John Gabriel Tęczyński (1484 – 21 May 1553) Chamberlain (1515) and voivode of Sandomierz (1543), Castellan (1518) and the governor of Lublin, the Speaker of the court of the Crown (1522), Castellan of Wojnicki (1535), Count of the Holy Roman Empire (1527).

Family
Born in 1485 into the Szlachta Topór coat of arms to mother Anna Konińska of Konin (d. After 25 December 1534) of the House of Tęczyński and his father Jana Konińskiego. His Grandfather was Gabriel Tęczyński (b. Approx. 1430, d. 1497) and uncles Stanislaus Tęczyński and Andrew Tęczyński (d. 1561) (b. approx. 1480), and four sisters.
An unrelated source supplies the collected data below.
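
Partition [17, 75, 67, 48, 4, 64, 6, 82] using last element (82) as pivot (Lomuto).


Pivot: 82
  17 <= 82: advance i (no swap)
  75 <= 82: advance i (no swap)
  67 <= 82: advance i (no swap)
  48 <= 82: advance i (no swap)
  4 <= 82: advance i (no swap)
  64 <= 82: advance i (no swap)
  6 <= 82: advance i (no swap)
Place pivot at 7: [17, 75, 67, 48, 4, 64, 6, 82]

Partitioned: [17, 75, 67, 48, 4, 64, 6, 82]


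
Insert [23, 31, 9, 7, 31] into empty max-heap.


Insert 23: [23]
Insert 31: [31, 23]
Insert 9: [31, 23, 9]
Insert 7: [31, 23, 9, 7]
Insert 31: [31, 31, 9, 7, 23]

Final heap: [31, 31, 9, 7, 23]


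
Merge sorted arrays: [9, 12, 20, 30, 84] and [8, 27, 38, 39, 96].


Take 8 from B
Take 9 from A
Take 12 from A
Take 20 from A
Take 27 from B
Take 30 from A
Take 38 from B
Take 39 from B
Take 84 from A

Merged: [8, 9, 12, 20, 27, 30, 38, 39, 84, 96]


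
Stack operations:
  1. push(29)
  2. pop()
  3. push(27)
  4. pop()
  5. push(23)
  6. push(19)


push(29) -> [29]
pop()->29, []
push(27) -> [27]
pop()->27, []
push(23) -> [23]
push(19) -> [23, 19]

Final stack: [23, 19]


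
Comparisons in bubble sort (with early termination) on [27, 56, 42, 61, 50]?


Algorithm: bubble sort (with early termination)
Input: [27, 56, 42, 61, 50]
Sorted: [27, 42, 50, 56, 61]

9


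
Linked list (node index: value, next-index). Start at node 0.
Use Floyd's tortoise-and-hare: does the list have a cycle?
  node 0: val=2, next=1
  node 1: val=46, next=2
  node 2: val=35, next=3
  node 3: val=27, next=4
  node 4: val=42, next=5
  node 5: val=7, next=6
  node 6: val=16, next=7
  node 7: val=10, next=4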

His wife Dobrochna Sapieżanka h. Fox (died after 1512) was the daughter of Jana Sapiehy a royal secretary and chancellor of Queen Helena, the governor of Podlasie and Marshall of the Grand Duchy of Lithuania. They had a son Stanislav Gabriel Tęczyński (born 27 March 1514; died 5 December 1560/1561) who was Castellan  of Lviv, and provincial governor of Krakow, and a daughter Beata Tęczyńską (born c1520), whose husband was John Zabrzeziński - the son of Jan Jurjewicz Zabrzeziński. His second wife Anna was the daughter of John and Anna Buczacki.

Early life 
In his youth he studied at the Academy of Krakow and grew up at the court in Königsberg where he was a close confidant of Queen Bona; In 1510, together with his brothers and Stanislaw Andrzej he purchased half of Krasnik In 1527AD  Emperor Charles V granted him the title of Count Imperia Sacri Romani and Polish King Sigismund I made him ambassador to the kings of Hungary and Czech.

Career
A successful politician at court,  he was:
 kasztelanem (standard bearer)(1516-1518), governor (1530–1552) and  Castellan(1518–1535) for Lublin, 
 marszałkiem nadwornym (Speaker of the court) (1529–1552), 
 Castellan of Wojnice (1535–1542), 
 Governor of Sandomierz (1542–1552) and Lelow (1533–1552). 
 owner of the village of Kraśnik where he built a wooden church and a hospital for the poor. In 1541 he granted the town a fair day.

He died on 21 May 1553 and is buried in Krasnik.